Pension


#1

Pension/retirment plans are subject to the guidelines under which the plan is established. You’re really talking about a small amount of money in the scheme of things. Even if you could get the money now, unless you rolled it over into a qualifying IRA, the federal government (IRS) would get a big chunk of the money due to tax consequences. I’d personally be pretty happy with the delayed distribution because you’ll be surprised how handy those funds will be when you are in your “golden years.” Since you were married more than 10 years you’ll also receive a portion of your spouse’s social security benefits so there will be some compensation for those 12 years spent at home. If you are getting any student loans or federal aid to go back to school you’ll probably be better off not having access to the retirement plan funds which could hurt your student financial aid application.
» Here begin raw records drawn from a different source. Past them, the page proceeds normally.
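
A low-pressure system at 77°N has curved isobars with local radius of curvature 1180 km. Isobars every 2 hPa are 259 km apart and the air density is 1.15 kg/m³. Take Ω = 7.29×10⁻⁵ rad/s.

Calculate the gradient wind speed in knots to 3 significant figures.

8.94 knots

Coriolis parameter at 77°N:
f = 2Ω sin φ = 2 × 7.29×10⁻⁵ × sin 77° = 1.42×10⁻⁴ s⁻¹
Pressure gradient: |∂P/∂n| = 200 Pa / 259000 m = 7.72×10⁻⁴ Pa/m
Geostrophic speed: V_g = |∂P/∂n|/(fρ) = 7.72×10⁻⁴/(1.42×10⁻⁴ × 1.15) = 4.73 m/s
Around a low, centrifugal force acts outward with Coriolis, so pressure-gradient force balances both:
(1/ρ)|∂P/∂n| = fV + V²/R  →  V² + fR·V − fR·V_g = 0
With fR = 1.42×10⁻⁴ × 1180×10³ m = 168 m/s:
V = [−fR + √((fR)² + 4 fR V_g)]/2 = [−168 + √(168² + 4×168×4.73)]/2 = 4.6 m/s
Subgeostrophic (V < V_g = 4.73 m/s), as expected around a low.
Converting: 4.6 m/s × 1.944 = 8.94 knots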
If you were the dependent spouse and did not and do not commit adultery while married/seperated you should be able to make a claim for alimony. Do a search by typing in key phrases in this forum and you can review past topics that have already been asked and answer … that’s been a big help to me.


#2

Please wait for a response from an attorney or consult one yourself. My ex’s pension is worth well over $100M (we had it valued by a company called Law Data). The value of his pension goes on his side of the “sheet” Once all assets and debts are assigned to both parties, I should be looking at receiving $75M to $100M. You NEED to consult an attorney to assure that everything is done correctly.


#3

Dear chughes:

Greetings. Please tell me that you did not sign a separation agreement without an attorney!!!
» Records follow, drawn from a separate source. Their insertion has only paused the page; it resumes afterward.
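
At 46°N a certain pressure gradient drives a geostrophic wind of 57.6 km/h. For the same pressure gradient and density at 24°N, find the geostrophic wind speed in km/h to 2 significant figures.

With the same pressure gradient and density, V_g ∝ 1/f ∝ 1/sin φ.
V₂ = V₁ · sin φ₁ / sin φ₂ = 57.6 × sin 46° / sin 24°
V₂ = 57.6 × 0.7193/0.4067 = 100 km/h

100 km/h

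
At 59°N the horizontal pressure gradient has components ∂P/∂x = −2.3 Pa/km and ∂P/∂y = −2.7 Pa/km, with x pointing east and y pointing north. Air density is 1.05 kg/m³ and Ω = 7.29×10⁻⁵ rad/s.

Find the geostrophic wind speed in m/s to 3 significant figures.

27.0 m/s

Coriolis parameter at 59°N:
f = 2Ω sin φ = 2 × 7.29×10⁻⁵ × sin 59° = 1.25×10⁻⁴ s⁻¹
Component geostrophic relations (x east, y north):
u_g = −(1/(fρ)) ∂P/∂y,  v_g = (1/(fρ)) ∂P/∂x
u_g = −(−2.7×10⁻³)/(1.25×10⁻⁴ × 1.05) = 20.6 m/s;  v_g = (−2.3×10⁻³)/(1.25×10⁻⁴ × 1.05) = −17.5 m/s
|V_g| = √(u_g² + v_g²) = 27.0 m/s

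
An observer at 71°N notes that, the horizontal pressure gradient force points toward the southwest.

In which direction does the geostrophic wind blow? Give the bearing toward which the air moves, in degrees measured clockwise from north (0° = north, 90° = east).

The pressure-gradient force points toward the southwest (bearing 225°).
Geostrophic balance: in the Northern Hemisphere the Coriolis force deflects motion to the right, so the geostrophic wind blows 90° to the right of the pressure-gradient force (low pressure on the left).
Rotating 225° by 90° clockwise gives 315° — the wind blows toward the northwest.

315°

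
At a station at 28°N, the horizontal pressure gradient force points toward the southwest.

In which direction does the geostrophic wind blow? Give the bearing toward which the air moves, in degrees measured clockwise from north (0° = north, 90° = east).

315°

The pressure-gradient force points toward the southwest (bearing 225°).
Geostrophic balance: in the Northern Hemisphere the Coriolis force deflects motion to the right, so the geostrophic wind blows 90° to the right of the pressure-gradient force (low pressure on the left).
Rotating 225° by 90° clockwise gives 315° — the wind blows toward the northwest.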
Okay, you need a Qualified Domestic Relations Order which transfers the pension to your possession and ensure you will receive your benefit. You must have this entered before the divorce, or have the issue preserved in a filed equitable distribution action.
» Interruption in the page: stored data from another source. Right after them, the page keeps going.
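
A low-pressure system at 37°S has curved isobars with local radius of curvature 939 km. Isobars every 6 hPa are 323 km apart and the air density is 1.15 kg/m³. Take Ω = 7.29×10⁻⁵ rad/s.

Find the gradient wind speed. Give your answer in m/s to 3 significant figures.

15.5 m/s

Coriolis parameter at 37°S:
f = 2Ω sin φ = 2 × 7.29×10⁻⁵ × sin 37° = 8.77×10⁻⁵ s⁻¹
Pressure gradient: |∂P/∂n| = 600 Pa / 323000 m = 1.86×10⁻³ Pa/m
Geostrophic speed: V_g = |∂P/∂n|/(fρ) = 1.86×10⁻³/(8.77×10⁻⁵ × 1.15) = 18.4 m/s
Around a low, centrifugal force acts outward with Coriolis, so pressure-gradient force balances both:
(1/ρ)|∂P/∂n| = fV + V²/R  →  V² + fR·V − fR·V_g = 0
With fR = 8.77×10⁻⁵ × 939×10³ m = 82.4 m/s:
V = [−fR + √((fR)² + 4 fR V_g)]/2 = [−82.4 + √(82.4² + 4×82.4×18.4)]/2 = 15.5 m/s
Subgeostrophic (V < V_g = 18.4 m/s), as expected around a low.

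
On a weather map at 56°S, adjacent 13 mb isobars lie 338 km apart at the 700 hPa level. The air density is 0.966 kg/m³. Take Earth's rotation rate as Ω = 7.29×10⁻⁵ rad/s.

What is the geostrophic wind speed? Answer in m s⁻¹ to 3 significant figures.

32.9 m s⁻¹

Coriolis parameter at 56°S:
f = 2Ω sin φ = 2 × 7.29×10⁻⁵ × sin 56° = 1.21×10⁻⁴ s⁻¹
Pressure gradient: |∂P/∂n| = 1300 Pa / 338000 m = 3.85×10⁻³ Pa/m
Geostrophic balance (pressure-gradient force = Coriolis force):
V_g = (1/(fρ)) |∂P/∂n| = 3.85×10⁻³ / (1.21×10⁻⁴ × 0.966) = 32.9 m/s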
As far as changes to the separation agreement or alimony, you typically cannot change a separation agreement unless you both agree. Also, you may have waived alimony if you did not deal with it properly in the separation agreement. I suggest that you IMMEDIATELY speak with an attorney.

Janet L. Fritts
Attorney with Rosen Divorce
4101 Lake Boone Trail, Suite 500
Raleigh, North Carolina 27607
919.787.6668 main phone
919.256.1665 direct fax

10925 David Taylor Drive, Suite 100
Charlotte, North Carolina 28262
704.644.2831 main voice
704.307.4595 main fax

ROSENDIVORCE.COM

The response posted above is based upon the limited factual information made available and is not intended as a full and complete response to the question. The only reliable manner to obtain complete and adequate legal advice is to consult with an attorney, fully explain your situation, and allow the attorney sufficient opportunity to research the applicable law and facts required to render an accurate opinion. The basic information provided above is intended as a public service but a full discussion with an attorney should be undertaken before taking any action.


#4

I have two question’s I hope someone can answer. I have been legally separated for 4 months and all asset’s for the most part have been spilt.My Ex has a company pension that he says he can not touch until he retires in 25 years and than I will get 1/2 of whatever it was when we spilt which the value is about $15,000 - $16,000. I feel he needs to give it to me now in some way what is the legal precedent on matters such as this.

Also several things have come up since the separation agreement was signed that I need to add, alter and change what do I do?

I am not getting alimony at present and was a stay at home mom for 12 years who is now attempting to re-educate myself. Am I a candidate for alimony?